Due di questi tre geni sono capaci di di richiamare i globuli bianchi e causare infiammazione durante le infezioni, e mentre il terzo gene regola lo sviluppo e la funzione delle cellule epiteliali nelle vie respiratorie, condizionando le diverse manifestazioni della malattia.
Su questo tema in tutto il mondo ci sono stati vari studi che hanno portato ad analoghe considerazioni, ma il Mario Negri è riuscito ad individuare esattamente quali sono stati i geni che hanno aperto la via alle infezioni gravi che hanno portato alla morte di tante persone nella prima e nella seconda ondata. La Lombardia è stata la regione italiana che ha pagato il numero più alto di vittime al virus, oltre 46 mila dall’inizio del 2020.
I campioni di Dna sono stati analizzati mediante una tecnologia in grado di leggere centinaia di migliaia di variazioni (polimorfismi) su tutto il genoma, così sono state analizzate per ogni partecipante circa 9 milioni di varianti genetiche, rilevando la regione del Dna responsabile delle diverse manifestazioni della malattia.
In questa regione, alcune persone (circa il 7% della popolazione italiana) hanno una serie di variazioni dei nucleotidi (le singole componenti che costituiscono la catena del Dna) che vengono ereditati insieme e formano un “aplotipo”, ovvero l’insieme di queste variazioni.
“I risultati dello studio – spiega Marina Noris, Responsabile del Centro di genomica umana dell’Istituto Mario Negri – dimostrano che chi è stato esposto al virus ed è portatore dell’aplotipo di Neanderthal aveva più del doppio del rischio di sviluppare Covid grave (polmonite), quasi tre volte in più il rischio di aver bisogno di terapia intensiva e un rischio ancora maggiore di aver bisogno di ventilazione meccanica rispetto ai soggetti che non hanno questo aplotipo”.

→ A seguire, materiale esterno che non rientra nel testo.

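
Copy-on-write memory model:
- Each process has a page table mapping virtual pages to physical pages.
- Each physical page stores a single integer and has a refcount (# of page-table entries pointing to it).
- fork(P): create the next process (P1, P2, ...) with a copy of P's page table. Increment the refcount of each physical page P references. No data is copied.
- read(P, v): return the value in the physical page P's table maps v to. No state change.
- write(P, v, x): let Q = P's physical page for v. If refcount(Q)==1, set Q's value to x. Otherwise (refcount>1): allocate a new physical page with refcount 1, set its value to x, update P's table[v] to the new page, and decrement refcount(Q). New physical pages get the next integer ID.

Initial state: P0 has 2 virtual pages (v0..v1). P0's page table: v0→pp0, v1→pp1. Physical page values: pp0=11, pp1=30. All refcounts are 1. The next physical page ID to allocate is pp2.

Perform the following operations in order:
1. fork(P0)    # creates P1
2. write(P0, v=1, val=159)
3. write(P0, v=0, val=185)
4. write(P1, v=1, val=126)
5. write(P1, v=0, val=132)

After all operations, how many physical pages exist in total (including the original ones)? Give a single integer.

Answer: 4

Derivation:
Op 1: fork(P0) -> P1. 2 ppages; refcounts: pp0:2 pp1:2
Op 2: write(P0, v1, 159). refcount(pp1)=2>1 -> COPY to pp2. 3 ppages; refcounts: pp0:2 pp1:1 pp2:1
Op 3: write(P0, v0, 185). refcount(pp0)=2>1 -> COPY to pp3. 4 ppages; refcounts: pp0:1 pp1:1 pp2:1 pp3:1
Op 4: write(P1, v1, 126). refcount(pp1)=1 -> write in place. 4 ppages; refcounts: pp0:1 pp1:1 pp2:1 pp3:1
Op 5: write(P1, v0, 132). refcount(pp0)=1 -> write in place. 4 ppages; refcounts: pp0:1 pp1:1 pp2:1 pp3:1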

Il presidente Fontana, che ha partecipato al convegno assieme all’assessore alla Sanità Guido Bertolaso, ha commentato: “Il risultato apre uno scenario che senza dubbio potrà aiutare ad affinare le cure e magari impedire che il virus possa mietere altre vittime nei soggetti a rischio. Tutto ciò però non sarebbe stato possibile se non ci fosse stata la collaborazione delle comunità coinvolte nella ricerca, dei sindaci, delle associazioni di volontariato, farmacie, istituti scolastici, Diocesi, personale sanitario di Ats, Papa Giovanni XXIII, Asst Bergamo Est, medici di base, che si sono messi a disposizione. A loro il mio ringraziamento più grande a nome dell’intera Regione Lombardia”.